I set the bottles on the bed. My phone buzzes on the table, and I ignore it. My pulse is pounding in my ears. “I know it isn’t. But I … I couldn’t live with myself if those pills were … I know this is awkward, and it’s not my place. I didn’t mean to pry. I just … It seems weird that you have them. Because aren’t those for sleeping? Why do you need so many?”

Johnny sighs and bites his lip. Then he startles and says, “Shit,” and grabs his phone. He swipes and scrolls, then clicks a few things, and his shoulders relax back down.

“You okay there?” I ask.

He nods.

Not a good answer. I’m pushing him. If he has some kind of prescription drug problem, well, since he’s my husband, don’t I have the right to know? Even in this fucked-up situation?

My phone buzzes again. I ignore it again, figuring it’s better to run roughshod over things that aren’t my business than have someone end up overdosing. “Johnny, we don’t know each other, but maybe that could make it easier for you to talk to me. Why do you have so many sleeping pills?”

Johnny gives me a hard stare. I think he’s debating whether or not he’s going to open up to me. He’s really got no reason to. Finally, he seems to come to a decision. His next words are quiet, and his eyes are full of pain. “I was going to take those last night.”

“A dose?” I ask, my brows furrowing.

“All of them.”

My knees buckle, and my stomach plummets to the ground floor of this high-rise hotel. “Two hundred and forty pills?” I whisper. “That’s enough to kill a horse.” My phone sounds insistently, and I pick it up with a huff, silencing it. “Fuck, not now.”

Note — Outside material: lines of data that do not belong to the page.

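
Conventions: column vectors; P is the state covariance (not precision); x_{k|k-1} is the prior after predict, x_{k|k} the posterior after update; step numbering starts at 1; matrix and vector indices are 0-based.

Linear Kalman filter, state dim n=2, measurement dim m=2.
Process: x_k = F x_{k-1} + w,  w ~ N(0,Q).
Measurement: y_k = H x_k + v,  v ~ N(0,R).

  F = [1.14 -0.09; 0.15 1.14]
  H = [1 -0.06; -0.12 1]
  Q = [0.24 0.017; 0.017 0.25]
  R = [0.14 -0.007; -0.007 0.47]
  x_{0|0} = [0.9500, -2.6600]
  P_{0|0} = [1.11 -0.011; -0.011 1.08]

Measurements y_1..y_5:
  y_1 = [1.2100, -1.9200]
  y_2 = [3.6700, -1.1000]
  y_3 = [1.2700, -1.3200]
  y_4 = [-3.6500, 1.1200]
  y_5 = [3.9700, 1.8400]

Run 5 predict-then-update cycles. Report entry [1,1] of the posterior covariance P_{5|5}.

step 1: x^-=[1.3224, -2.8899]  P^-=[1.6936 0.0819; 0.0819 1.6748]  S=[1.8298 -0.2283; -0.2283 2.1495]  K=[0.9281 0.0421; 0.0876 0.7839]  nu=[-0.2858, 1.1286]  x^+=[1.1047, -2.0303]  P^+=[0.1314 0.0291; 0.0291 0.3713]
step 2: x^-=[1.4420, -2.1488]  P^-=[0.4078 0.0387; 0.0387 0.7454]  S=[0.5458 -0.0616; -0.0616 1.2120]  K=[0.7462 0.0295; 0.0584 0.6142]  nu=[2.0990, 1.2218]  x^+=[3.0444, -1.2758]  P^+=[0.1055 0.0213; 0.0213 0.2908]
step 3: x^-=[3.5854, -0.9978]  P^-=[0.3751 0.0326; 0.0326 0.6376]  S=[0.5135 -0.0574; -0.0574 1.1052]  K=[0.7297 0.0267; 0.0535 0.5762]  nu=[-2.3753, 0.1080]  x^+=[1.8551, -1.0625]  P^+=[0.1032 0.0198; 0.0198 0.2728]
step 4: x^-=[2.2104, -0.9330]  P^-=[0.3722 0.0321; 0.0321 0.6136]  S=[0.5106 -0.0561; -0.0561 1.0813]  K=[0.7281 0.0262; 0.0531 0.5667]  nu=[-5.9164, 2.3182]  x^+=[-2.0367, 0.0665]  P^+=[0.1029 0.0196; 0.0196 0.2683]
step 5: x^-=[-2.3278, -0.2297]  P^-=[0.3719 0.0322; 0.0322 0.6077]  S=[0.5102 -0.0556; -0.0556 1.0753]  K=[0.7280 0.0261; 0.0532 0.5643]  nu=[6.2840, 1.7904]  x^+=[2.2936, 1.1151]  P^+=[0.1029 0.0195; 0.0195 0.2672]

P_post[1,1] = 0.2672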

Johnny’s voice is raspy. “I’m not as big as a horse, but yeah, that’s the idea.”

No. Absolutely not.

No wonder he was treating last night like the last night of his life. Because in his mind, it was.

Fuck.

I’m going to hyperventilate.

Paige, my campaign manager, is texting me. I hit ignore again and try to control my breathing, when really I want to let out a primal scream. I pad over to Johnny and gingerly sit down next to him on the couch, feeling like he’s a bomb about to go off. I want to comfort him, but would he let me?